Donnerstag, 1. März 2018, 14.00 Uhr

Knappes Quali-Aus in Fort Lauderdale

Unsere Ankunft am Samstagabend in Florida verlief reibungslos - zumindest für die eine Hälfte unseres Teams. Auf Grund eines technischen Defekts des Shuttle-Busses mussten Elena und Dunja nach Touch Down des 10-stündigen Flugs von Barcelona nach Fort Lauderdale eineinhalb Stunden im Flugzeug warten. Das hat man davon, wenn man als letzte aussteigt.. If you snooze, you lose!
Umso schneller verlief nachher dafür die Einreisekontrolle, was ja auch nicht immer garantiert ist.. :)

Die nächsten zwei Tage hiess es, sich an das feuchte Klima zu gewöhnen und vor allem den starken Wind zu unserem Freund zu machen. Im ersten Training am Sonntag ist uns dies noch nicht wirklich gelungen - den Ball dorthin zu spielen, wo wir wollen und nicht, wo der Wind ihn hintreibt, ist keine einfache Aufgabe. In den darauffolgenden Trainings mit Estland und Kanada haben wir das Ganze aber in den Griff gekriegt und warteten somit am Montag Abend nach dem Technical Meeting gespannt auf die Auslosung unserer Gegner vom Dienstag. ‚USA‘ hiess unser Los. Mit Day/Hochevar standen uns zwei erfahrene Spielerinnen bevor, welche bereits einiges erreicht haben. Keine einfache Aufgabe also.
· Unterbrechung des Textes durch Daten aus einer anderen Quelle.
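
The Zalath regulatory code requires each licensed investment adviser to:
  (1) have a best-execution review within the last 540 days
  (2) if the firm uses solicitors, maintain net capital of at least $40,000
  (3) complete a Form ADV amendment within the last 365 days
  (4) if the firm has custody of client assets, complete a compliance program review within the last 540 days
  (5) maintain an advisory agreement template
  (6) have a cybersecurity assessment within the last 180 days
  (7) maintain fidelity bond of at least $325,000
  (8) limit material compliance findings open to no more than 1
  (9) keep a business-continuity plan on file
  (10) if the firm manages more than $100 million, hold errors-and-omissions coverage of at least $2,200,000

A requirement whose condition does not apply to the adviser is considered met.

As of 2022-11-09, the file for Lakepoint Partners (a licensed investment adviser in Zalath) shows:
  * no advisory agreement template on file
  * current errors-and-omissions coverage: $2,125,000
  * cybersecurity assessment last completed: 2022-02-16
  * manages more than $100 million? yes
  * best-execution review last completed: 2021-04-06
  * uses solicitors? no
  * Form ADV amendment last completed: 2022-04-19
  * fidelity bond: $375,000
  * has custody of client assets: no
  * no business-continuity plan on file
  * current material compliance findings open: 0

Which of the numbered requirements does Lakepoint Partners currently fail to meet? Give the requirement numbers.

1, 5, 6, 9, 10

1. best-execution review 582 days ago vs limit 540 → not met
2. condition 'uses solicitors' does not hold → requirement n/a → met
3. Form ADV amendment 204 days ago vs limit 365 → met
4. condition 'has custody of client assets' does not hold → requirement n/a → met
5. advisory agreement template absent → not met
6. cybersecurity assessment 266 days ago vs limit 180 → not met
7. fidelity bond $375,000 ≥ $325,000 → met
8. material compliance findings open 0 ≤ 1 → met
9. business-continuity plan absent → not met
10. condition 'manages more than $100 million' holds; errors-and-omissions coverage $2,125,000 < $2,200,000 → not met
Not met: 1, 5, 6, 9, 10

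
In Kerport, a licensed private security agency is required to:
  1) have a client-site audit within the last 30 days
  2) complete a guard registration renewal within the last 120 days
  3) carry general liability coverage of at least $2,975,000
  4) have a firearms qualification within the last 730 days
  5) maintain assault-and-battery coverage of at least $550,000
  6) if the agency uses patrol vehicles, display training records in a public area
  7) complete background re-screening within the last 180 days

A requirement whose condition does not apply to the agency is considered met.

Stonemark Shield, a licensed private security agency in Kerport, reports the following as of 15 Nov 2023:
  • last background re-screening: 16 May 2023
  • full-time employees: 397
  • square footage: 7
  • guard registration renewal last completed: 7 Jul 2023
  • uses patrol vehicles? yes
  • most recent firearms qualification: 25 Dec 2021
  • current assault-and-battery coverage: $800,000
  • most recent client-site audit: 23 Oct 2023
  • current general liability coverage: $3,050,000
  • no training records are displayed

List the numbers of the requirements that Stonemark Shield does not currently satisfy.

1. client-site audit 23 days ago vs limit 30 → met
2. guard registration renewal 131 days ago vs limit 120 → not met
3. general liability coverage $3,050,000 ≥ $2,975,000 → met
4. firearms qualification 690 days ago vs limit 730 → met
5. assault-and-battery coverage $800,000 ≥ $550,000 → met
6. condition 'uses patrol vehicles' holds; training records absent → not met
7. background re-screening 183 days ago vs limit 180 → not met
Not met: 2, 6, 7

2, 6, 7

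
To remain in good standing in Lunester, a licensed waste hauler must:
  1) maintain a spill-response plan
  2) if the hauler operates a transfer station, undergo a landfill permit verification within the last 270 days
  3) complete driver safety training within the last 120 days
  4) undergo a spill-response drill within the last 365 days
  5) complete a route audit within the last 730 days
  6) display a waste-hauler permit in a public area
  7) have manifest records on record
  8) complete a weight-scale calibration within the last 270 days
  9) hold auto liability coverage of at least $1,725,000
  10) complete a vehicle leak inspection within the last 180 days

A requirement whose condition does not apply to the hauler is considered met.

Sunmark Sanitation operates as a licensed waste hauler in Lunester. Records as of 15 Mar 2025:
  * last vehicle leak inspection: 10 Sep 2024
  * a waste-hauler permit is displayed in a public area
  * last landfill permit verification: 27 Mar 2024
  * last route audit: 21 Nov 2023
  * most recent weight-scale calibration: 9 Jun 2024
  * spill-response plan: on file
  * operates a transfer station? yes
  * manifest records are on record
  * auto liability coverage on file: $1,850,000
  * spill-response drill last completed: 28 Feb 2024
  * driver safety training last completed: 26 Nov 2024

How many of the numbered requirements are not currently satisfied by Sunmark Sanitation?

4

1. spill-response plan present → met
2. condition 'operates a transfer station' holds; landfill permit verification 353 days ago vs limit 270 → not met
3. driver safety training 109 days ago vs limit 120 → met
4. spill-response drill 381 days ago vs limit 365 → not met
5. route audit 480 days ago vs limit 730 → met
6. waste-hauler permit present → met
7. manifest records present → met
8. weight-scale calibration 279 days ago vs limit 270 → not met
9. auto liability coverage $1,850,000 ≥ $1,725,000 → met
10. vehicle leak inspection 186 days ago vs limit 180 → not met
Not met: 4 of 10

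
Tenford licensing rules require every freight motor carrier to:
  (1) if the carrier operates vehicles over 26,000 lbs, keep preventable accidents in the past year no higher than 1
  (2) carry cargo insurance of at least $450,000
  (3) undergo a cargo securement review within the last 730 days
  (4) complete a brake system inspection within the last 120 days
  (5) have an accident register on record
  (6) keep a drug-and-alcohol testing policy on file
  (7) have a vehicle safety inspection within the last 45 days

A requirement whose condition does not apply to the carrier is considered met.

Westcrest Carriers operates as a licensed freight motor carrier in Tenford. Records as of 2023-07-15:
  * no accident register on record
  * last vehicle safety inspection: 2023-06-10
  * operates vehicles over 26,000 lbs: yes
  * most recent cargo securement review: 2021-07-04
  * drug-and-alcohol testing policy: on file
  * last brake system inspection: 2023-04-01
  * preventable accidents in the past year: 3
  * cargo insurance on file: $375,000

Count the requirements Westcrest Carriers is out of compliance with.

4

1. condition 'operates vehicles over 26,000 lbs' holds; preventable accidents in the past year 3 > 1 → not met
2. cargo insurance $375,000 < $450,000 → not met
3. cargo securement review 741 days ago vs limit 730 → not met
4. brake system inspection 105 days ago vs limit 120 → met
5. accident register absent → not met
6. drug-and-alcohol testing policy present → met
7. vehicle safety inspection 35 days ago vs limit 45 → met
Not met: 4 of 7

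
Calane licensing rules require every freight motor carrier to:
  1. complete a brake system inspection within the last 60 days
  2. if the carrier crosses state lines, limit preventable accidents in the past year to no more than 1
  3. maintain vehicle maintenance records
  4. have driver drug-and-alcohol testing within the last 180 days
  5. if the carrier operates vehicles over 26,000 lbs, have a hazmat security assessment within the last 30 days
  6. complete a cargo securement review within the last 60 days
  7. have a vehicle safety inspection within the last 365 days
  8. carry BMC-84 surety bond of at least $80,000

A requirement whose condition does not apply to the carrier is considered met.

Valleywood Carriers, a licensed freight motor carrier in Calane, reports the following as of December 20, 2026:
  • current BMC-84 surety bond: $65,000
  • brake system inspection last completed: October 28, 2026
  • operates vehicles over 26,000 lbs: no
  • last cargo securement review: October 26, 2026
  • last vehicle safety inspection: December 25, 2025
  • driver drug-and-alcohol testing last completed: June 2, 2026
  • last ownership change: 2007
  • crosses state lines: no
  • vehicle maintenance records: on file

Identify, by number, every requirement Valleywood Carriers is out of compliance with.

4, 8

1. brake system inspection 53 days ago vs limit 60 → met
2. condition 'crosses state lines' does not hold → requirement n/a → met
3. vehicle maintenance records present → met
4. driver drug-and-alcohol testing 201 days ago vs limit 180 → not met
5. condition 'operates vehicles over 26,000 lbs' does not hold → requirement n/a → met
6. cargo securement review 55 days ago vs limit 60 → met
7. vehicle safety inspection 360 days ago vs limit 365 → met
8. BMC-84 surety bond $65,000 < $80,000 → not met
Not met: 4, 8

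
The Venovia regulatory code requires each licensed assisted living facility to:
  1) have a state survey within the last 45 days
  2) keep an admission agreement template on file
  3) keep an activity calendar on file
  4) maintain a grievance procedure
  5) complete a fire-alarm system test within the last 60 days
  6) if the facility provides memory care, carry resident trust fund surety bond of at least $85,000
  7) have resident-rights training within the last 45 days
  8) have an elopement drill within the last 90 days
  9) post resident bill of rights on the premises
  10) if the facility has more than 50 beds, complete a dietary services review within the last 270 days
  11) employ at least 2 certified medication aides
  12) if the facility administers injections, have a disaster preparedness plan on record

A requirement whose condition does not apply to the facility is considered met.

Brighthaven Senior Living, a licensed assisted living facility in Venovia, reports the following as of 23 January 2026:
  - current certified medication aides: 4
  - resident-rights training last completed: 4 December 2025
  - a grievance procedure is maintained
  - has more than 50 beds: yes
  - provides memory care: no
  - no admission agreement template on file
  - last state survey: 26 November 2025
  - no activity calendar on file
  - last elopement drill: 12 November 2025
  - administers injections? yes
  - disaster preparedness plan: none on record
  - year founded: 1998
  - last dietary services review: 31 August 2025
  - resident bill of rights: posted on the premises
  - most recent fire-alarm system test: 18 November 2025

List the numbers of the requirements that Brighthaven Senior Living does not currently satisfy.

1. state survey 58 days ago vs limit 45 → not met
2. admission agreement template absent → not met
3. activity calendar absent → not met
4. grievance procedure present → met
5. fire-alarm system test 66 days ago vs limit 60 → not met
6. condition 'provides memory care' does not hold → requirement n/a → met
7. resident-rights training 50 days ago vs limit 45 → not met
8. elopement drill 72 days ago vs limit 90 → met
9. resident bill of rights present → met
10. condition 'has more than 50 beds' holds; dietary services review 145 days ago vs limit 270 → met
11. certified medication aides 4 ≥ 2 → met
12. condition 'administers injections' holds; disaster preparedness plan absent → not met
Not met: 1, 2, 3, 5, 7, 12

1, 2, 3, 5, 7, 12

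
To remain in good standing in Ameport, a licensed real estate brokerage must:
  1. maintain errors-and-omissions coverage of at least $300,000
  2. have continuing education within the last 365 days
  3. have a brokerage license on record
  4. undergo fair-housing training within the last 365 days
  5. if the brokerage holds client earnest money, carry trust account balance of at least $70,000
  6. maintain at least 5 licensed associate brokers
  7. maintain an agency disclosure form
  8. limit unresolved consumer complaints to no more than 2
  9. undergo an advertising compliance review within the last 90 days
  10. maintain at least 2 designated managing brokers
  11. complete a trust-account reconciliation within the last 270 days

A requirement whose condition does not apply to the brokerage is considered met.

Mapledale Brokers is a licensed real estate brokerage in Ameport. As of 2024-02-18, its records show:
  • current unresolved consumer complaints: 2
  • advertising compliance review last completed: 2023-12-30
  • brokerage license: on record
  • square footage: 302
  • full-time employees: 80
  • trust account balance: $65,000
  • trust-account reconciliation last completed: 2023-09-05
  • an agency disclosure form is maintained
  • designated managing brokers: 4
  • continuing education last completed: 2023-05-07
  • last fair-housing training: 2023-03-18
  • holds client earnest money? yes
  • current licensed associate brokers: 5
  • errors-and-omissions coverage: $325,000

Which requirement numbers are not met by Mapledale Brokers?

1. errors-and-omissions coverage $325,000 ≥ $300,000 → met
2. continuing education 287 days ago vs limit 365 → met
3. brokerage license present → met
4. fair-housing training 337 days ago vs limit 365 → met
5. condition 'holds client earnest money' holds; trust account balance $65,000 < $70,000 → not met
6. licensed associate brokers 5 ≥ 5 → met
7. agency disclosure form present → met
8. unresolved consumer complaints 2 ≤ 2 → met
9. advertising compliance review 50 days ago vs limit 90 → met
10. designated managing brokers 4 ≥ 2 → met
11. trust-account reconciliation 166 days ago vs limit 270 → met
Not met: 5

5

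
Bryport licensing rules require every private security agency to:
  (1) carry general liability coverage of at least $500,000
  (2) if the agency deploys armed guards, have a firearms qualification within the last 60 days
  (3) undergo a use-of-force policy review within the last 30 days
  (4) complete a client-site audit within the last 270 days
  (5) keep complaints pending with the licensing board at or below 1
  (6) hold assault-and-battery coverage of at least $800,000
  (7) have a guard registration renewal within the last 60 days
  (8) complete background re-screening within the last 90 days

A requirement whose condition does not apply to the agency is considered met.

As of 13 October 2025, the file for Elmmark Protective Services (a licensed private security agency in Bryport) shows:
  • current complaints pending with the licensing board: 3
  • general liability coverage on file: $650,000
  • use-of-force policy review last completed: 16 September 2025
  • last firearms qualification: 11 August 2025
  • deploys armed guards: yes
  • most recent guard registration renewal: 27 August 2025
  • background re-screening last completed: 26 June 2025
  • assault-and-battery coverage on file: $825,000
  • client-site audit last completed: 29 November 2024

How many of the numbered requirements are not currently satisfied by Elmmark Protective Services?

1. general liability coverage $650,000 ≥ $500,000 → met
2. condition 'deploys armed guards' holds; firearms qualification 63 days ago vs limit 60 → not met
3. use-of-force policy review 27 days ago vs limit 30 → met
4. client-site audit 318 days ago vs limit 270 → not met
5. complaints pending with the licensing board 3 > 1 → not met
6. assault-and-battery coverage $825,000 ≥ $800,000 → met
7. guard registration renewal 47 days ago vs limit 60 → met
8. background re-screening 109 days ago vs limit 90 → not met
Not met: 4 of 8

4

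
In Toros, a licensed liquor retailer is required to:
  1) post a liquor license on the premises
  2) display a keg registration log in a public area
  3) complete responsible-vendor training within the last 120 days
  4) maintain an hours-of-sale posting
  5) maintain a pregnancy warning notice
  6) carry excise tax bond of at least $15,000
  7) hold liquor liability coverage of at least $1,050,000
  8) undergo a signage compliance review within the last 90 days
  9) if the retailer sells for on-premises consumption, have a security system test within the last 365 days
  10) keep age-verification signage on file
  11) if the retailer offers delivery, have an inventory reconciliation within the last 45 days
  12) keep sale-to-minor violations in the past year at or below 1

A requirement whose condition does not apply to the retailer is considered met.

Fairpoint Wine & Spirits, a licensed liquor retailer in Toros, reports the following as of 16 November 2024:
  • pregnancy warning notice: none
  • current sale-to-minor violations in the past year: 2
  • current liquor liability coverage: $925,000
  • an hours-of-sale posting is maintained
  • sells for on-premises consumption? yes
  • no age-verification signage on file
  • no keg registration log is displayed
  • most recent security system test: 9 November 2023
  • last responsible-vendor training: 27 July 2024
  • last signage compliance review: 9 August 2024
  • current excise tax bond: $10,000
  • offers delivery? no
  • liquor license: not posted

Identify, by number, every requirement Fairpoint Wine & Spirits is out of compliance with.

1, 2, 5, 6, 7, 8, 9, 10, 12

1. liquor license absent → not met
2. keg registration log absent → not met
3. responsible-vendor training 112 days ago vs limit 120 → met
4. hours-of-sale posting present → met
5. pregnancy warning notice absent → not met
6. excise tax bond $10,000 < $15,000 → not met
7. liquor liability coverage $925,000 < $1,050,000 → not met
8. signage compliance review 99 days ago vs limit 90 → not met
9. condition 'sells for on-premises consumption' holds; security system test 373 days ago vs limit 365 → not met
10. age-verification signage absent → not met
11. condition 'offers delivery' does not hold → requirement n/a → met
12. sale-to-minor violations in the past year 2 > 1 → not met
Not met: 1, 2, 5, 6, 7, 8, 9, 10, 12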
Gemeinsam mit unseren Coaches haben wir die Gegner studiert, um uns optimal auf ihr Spiel einzustellen und unseren Gameplan auszugrübeln.
Anpfiff war morgens um 9. Von Beginn weg harmonierten wir gut und konnten die besprochene Taktik in Block/Defense gut umsetzen. Im ersten Satz vermochten wir jedoch im Aufschlag nicht genügend Druck auszuüben und gaben den Satz nach gutem Start mit 21:14 ab.
Mit vielen guten Serviceaktionen, einer soliden Sideoutleistung und auch einigen Block-/Defensepunkten konnten wir das Momentum auf unsere Seite spielen und gewannen den zweiten Satz mit 21:15. Nun kam es also zum Entscheidungssatz. Vieles machten wir richtig, uns unterliefen aber ein paar Fehler zu viel und liessen die nervösen Amerikanerinnen mit einem guten Vorsprung davonziehen. Mit einer 15:12 Niederlage mussten wir uns aus dem Turnier verabschieden.

Eine schmerzhafte Niederlage - nach einer ausgiebigen Analyse blicken wir heute aber auch mit positiven Gefühlen auf das Spiel zurück . Wir konnten viel aus dem Spiel mitnehmen und wissen, woran wir arbeiten müssen.

Die verbleibenden Tage in Fort Lauderdale verbrachten wir nicht etwa auf dem Badetuch am „sünnele“, sondern nutzten die Bedingungen vor Ort und absolvierten Trainings und Trainingsspiele mit/gegen Spanien, Neuseeland und Österreich.
Bevor wir am Freitag zurück in die Schweiz flogen sind wir mit einigen Spielern aus dem Kader am Donnerstag Abend nach Miami gefahren und haben uns das NBA Spiel Miami Heat vs Lakers angeschaut. Eindrücklich!